Congress at the moment seems to favor low-skill, low-wage immigrants and to disfavor the more intelligent and skilled ones, on the grounds that the high-level ones tend to displace Americans who would otherwise be holding those high-level tech jobs. There is some truth in the latter accusation, as has been discussed previously here and here. Smart, highly trained people, however, create wealth. We ultimately gain and their foresaken homelands ultimately lose. It seems that other nations have learned this lesson and our leaders have forgotten it:

While the United States perversely tries to corner the market in uneducated hotel maids and tomato harvesters, other industrial democracies are reshaping their immigration policies to invite the skilled immigrants that we turn away. Britain is following Australia and Canada in adopting a points system that gives higher scores to skilled immigrants with advanced education and proficiency in English. British, Canadian, German and even French universities are overflowing in undergraduate and graduate enrollment as they absorb the foreign talent that America is repelling.

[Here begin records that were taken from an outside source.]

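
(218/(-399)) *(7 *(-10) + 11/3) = 36.24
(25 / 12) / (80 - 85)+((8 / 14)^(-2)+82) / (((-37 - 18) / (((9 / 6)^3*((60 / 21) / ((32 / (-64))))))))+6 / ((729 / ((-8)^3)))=7543213 / 299376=25.20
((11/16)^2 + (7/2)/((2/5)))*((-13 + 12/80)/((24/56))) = -1415813/5120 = -276.53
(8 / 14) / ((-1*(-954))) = 2 / 3339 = 0.00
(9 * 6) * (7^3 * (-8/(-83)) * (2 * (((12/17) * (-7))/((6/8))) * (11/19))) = -13618.77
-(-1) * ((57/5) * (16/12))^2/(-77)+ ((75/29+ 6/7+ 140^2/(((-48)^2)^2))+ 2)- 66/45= 18148297561/18521395200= 0.98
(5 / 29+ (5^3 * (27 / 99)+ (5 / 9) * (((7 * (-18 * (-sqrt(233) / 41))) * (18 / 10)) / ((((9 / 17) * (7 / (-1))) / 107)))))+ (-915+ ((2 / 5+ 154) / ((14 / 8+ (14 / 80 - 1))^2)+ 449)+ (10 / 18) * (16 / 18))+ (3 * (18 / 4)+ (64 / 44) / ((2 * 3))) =-1591.48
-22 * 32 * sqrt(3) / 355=-704 * sqrt(3) / 355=-3.43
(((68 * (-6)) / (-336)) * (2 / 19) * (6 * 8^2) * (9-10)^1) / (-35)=6528 / 4655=1.40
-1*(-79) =79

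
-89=-89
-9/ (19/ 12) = -108/ 19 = -5.68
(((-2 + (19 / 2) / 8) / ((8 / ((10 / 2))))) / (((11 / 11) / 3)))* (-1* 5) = 975 / 128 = 7.62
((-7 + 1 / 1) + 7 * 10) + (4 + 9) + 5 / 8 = 621 / 8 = 77.62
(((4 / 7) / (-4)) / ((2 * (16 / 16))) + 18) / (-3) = -251 / 42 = -5.98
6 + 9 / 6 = 15 / 2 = 7.50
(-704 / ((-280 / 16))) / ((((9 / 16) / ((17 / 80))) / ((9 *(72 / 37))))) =1723392 / 6475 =266.16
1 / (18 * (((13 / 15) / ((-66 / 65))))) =-11 / 169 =-0.07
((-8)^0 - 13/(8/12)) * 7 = -259/2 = -129.50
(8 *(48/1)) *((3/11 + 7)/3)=10240/11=930.91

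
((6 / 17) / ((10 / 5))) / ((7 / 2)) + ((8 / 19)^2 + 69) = 2973953 / 42959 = 69.23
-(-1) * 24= 24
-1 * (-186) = 186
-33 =-33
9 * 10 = 90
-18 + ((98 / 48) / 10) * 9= -1293 / 80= -16.16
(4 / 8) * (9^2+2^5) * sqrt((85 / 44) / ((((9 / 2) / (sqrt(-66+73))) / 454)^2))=25651 * sqrt(6545) / 99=20961.58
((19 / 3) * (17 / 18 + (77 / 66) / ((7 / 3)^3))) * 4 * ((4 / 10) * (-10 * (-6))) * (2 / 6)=277856 / 1323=210.02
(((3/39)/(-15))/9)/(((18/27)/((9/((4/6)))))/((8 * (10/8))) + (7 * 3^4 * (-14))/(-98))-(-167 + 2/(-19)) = 1354108868/8103329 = 167.11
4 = 4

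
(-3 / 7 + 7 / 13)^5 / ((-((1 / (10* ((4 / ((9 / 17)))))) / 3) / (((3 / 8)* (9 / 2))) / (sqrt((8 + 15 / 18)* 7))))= -0.05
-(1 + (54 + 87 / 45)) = -854 / 15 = -56.93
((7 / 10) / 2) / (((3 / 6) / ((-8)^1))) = -28 / 5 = -5.60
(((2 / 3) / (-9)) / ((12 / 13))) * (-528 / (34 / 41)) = 23452 / 459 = 51.09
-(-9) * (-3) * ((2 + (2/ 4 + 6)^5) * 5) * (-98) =2456526555/ 16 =153532909.69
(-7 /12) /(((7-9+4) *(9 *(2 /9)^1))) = -7 /48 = -0.15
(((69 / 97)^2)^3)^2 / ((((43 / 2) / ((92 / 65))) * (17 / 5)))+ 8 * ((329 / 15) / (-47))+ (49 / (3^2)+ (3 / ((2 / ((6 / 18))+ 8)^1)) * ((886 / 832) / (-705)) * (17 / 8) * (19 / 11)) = 940268107429185799781694808115298557 / 549784635004039303054376302709076480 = 1.71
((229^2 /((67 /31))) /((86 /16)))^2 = 169139596815424 /8300161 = 20377869.39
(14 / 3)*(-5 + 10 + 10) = 70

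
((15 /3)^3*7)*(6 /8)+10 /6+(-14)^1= 7727 /12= 643.92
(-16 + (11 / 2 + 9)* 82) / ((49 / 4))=4692 / 49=95.76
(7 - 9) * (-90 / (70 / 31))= 558 / 7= 79.71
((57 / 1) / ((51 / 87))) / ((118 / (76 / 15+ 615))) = 5124851 / 10030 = 510.95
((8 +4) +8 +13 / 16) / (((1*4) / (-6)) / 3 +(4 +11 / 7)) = 20979 / 5392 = 3.89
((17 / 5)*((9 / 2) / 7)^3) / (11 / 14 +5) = 153 / 980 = 0.16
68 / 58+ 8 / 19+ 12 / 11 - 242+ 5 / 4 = -5771663 / 24244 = -238.07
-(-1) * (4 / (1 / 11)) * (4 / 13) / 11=16 / 13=1.23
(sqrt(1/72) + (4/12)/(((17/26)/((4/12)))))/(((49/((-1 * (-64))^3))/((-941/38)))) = -3206807552/142443- 30834688 * sqrt(2)/2793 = -38125.82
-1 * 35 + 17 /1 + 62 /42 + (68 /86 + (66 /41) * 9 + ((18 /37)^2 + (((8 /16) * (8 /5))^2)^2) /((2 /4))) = 1496181719 /31677804375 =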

The number of outstanding persons in a multitude of fields who have come to this land is simply staggering. To name some of the 20th Century's greatest merely scratches the surface: Einstein, Stravinsky, Von Neuman, Fermi, Strauss, Arendt, Tillich, Heifetz, Toscanini, Nabokov .... the list is endless.

Even now, the Mississippi Symphony would be almost fatally crippled without its Polish, Russian, Lithuanian, Moldavian, Chinese, and Japanese musicians who have helped it become an orchestra of which the city and state can be proud.

Talented, intelligent people give to society far more than they take. Congress should be mindful of this when it formulates our nation's immigration policies.